PIL instrument(s)
Brussels I
Case number and/or case name
LG Baden-Baden, 29.7.2009 – 2 O 135/09
Details of the court
Germany, First Instance
Articles referred to by the court
Brussels I
Article 2
Paragraph 1
Article 5
Paragraph 1 SubParagraph a
Paragraph 1 SubParagraph b Indent 1
Paragraph 1 SubParagraph b Indent 2
Article 23
Paragraph 1 SubParagraph a
Article 60
Paragraph 1 SubParagraph a
Paragraph 1 SubParagraph b
Paragraph 1 SubParagraph c
Date of the judgement
28 July 2009
Appeal history
None
CJEU's case law cited by the court
Summary
The plaintiff brought an action for payment from delivery relationships. The parties had exchanged several emails and letters concerning offers and orders. A reference to general terms and conditions has been made several times.
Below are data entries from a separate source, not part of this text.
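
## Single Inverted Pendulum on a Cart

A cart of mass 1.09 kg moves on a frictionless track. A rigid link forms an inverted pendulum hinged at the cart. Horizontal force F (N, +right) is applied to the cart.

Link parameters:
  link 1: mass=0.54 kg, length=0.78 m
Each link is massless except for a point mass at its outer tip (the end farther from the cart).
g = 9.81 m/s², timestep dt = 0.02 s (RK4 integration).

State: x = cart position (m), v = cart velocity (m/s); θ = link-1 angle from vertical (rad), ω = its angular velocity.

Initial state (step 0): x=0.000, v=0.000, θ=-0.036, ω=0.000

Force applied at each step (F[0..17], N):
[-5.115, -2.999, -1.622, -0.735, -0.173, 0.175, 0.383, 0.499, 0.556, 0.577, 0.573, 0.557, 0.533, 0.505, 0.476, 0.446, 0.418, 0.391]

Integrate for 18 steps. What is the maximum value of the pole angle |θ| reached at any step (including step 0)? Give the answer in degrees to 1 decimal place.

Answer: 2.1°

Derivation:
apply F[0]=-5.115 → step 1: x=-0.001, v=-0.090, θ=-0.035, ω=0.107
apply F[1]=-2.999 → step 2: x=-0.003, v=-0.142, θ=-0.032, ω=0.165
apply F[2]=-1.622 → step 3: x=-0.006, v=-0.169, θ=-0.029, ω=0.191
apply F[3]=-0.735 → step 4: x=-0.010, v=-0.180, θ=-0.025, ω=0.199
apply F[4]=-0.173 → step 5: x=-0.013, v=-0.181, θ=-0.021, ω=0.194
apply F[5]=+0.175 → step 6: x=-0.017, v=-0.176, θ=-0.017, ω=0.183
apply F[6]=+0.383 → step 7: x=-0.020, v=-0.167, θ=-0.014, ω=0.168
apply F[7]=+0.499 → step 8: x=-0.024, v=-0.157, θ=-0.010, ω=0.152
apply F[8]=+0.556 → step 9: x=-0.027, v=-0.146, θ=-0.008, ω=0.135
apply F[9]=+0.577 → step 10: x=-0.029, v=-0.135, θ=-0.005, ω=0.119
apply F[10]=+0.573 → step 11: x=-0.032, v=-0.124, θ=-0.003, ω=0.105
apply F[11]=+0.557 → step 12: x=-0.034, v=-0.113, θ=-0.001, ω=0.091
apply F[12]=+0.533 → step 13: x=-0.037, v=-0.104, θ=0.001, ω=0.078
apply F[13]=+0.505 → step 14: x=-0.039, v=-0.094, θ=0.002, ω=0.067
apply F[14]=+0.476 → step 15: x=-0.040, v=-0.086, θ=0.004, ω=0.057
apply F[15]=+0.446 → step 16: x=-0.042, v=-0.078, θ=0.005, ω=0.048
apply F[16]=+0.418 → step 17: x=-0.044, v=-0.071, θ=0.006, ω=0.040
apply F[17]=+0.391 → step 18: x=-0.045, v=-0.064, θ=0.006, ω=0.033
Max |angle| over trajectory = 0.036 rad = 2.1°.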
It was unclear if German courts had international jurisdiction pursuant to Art. 5 Brussels I or Art. 23 Brussels I. The court stated that in terms of the distinction between the terms ‘sale of goods’ and ‘provision of services’ within the meaning of Art. 5 Brussels I it was relevant which performance was the main one or was considered as the one characteristic for the contract. Further the court stated that in contracts concerning the delivery of production models of different consoles the character as a ‘sale of goods’ was predominant. Although there had to be made development procedures regarding the products to the purchaser the delivery was the essential aspect. Further, the court found that the mere overhanding of general terms and conditions wasn’t sufficient for an agreement within the meaning of Art. 23 Brussels I. It was not sufficient when general terms and conditions were printed on the backside of the form of a contract. Finally, it wasn’t sufficient that letters that were exchanged between the parties referred to general terms and conditions that solely were available on the internet. It is unanimously accepted that in case of mixed contracts the emphasis of the contract has to be determined. In this regard the decision therefore is correct. In Art. 23 (1) Brussels I there has to be a real agreement in order to create a valid prorogation in favour of certain courts. In case of an exchange of differing general terms and conditions a clear consensus on the issue of international jurisdiction can’t be stated. The mere exchange doesn’t ensure that the text has been read and accepted by the other party. A reference to the general terms and conditions’ text on the internet can’t be sufficient. The parties in general have to make clear that they want to determine the jurisdiction of certain courts. Therefore the judgment is correct.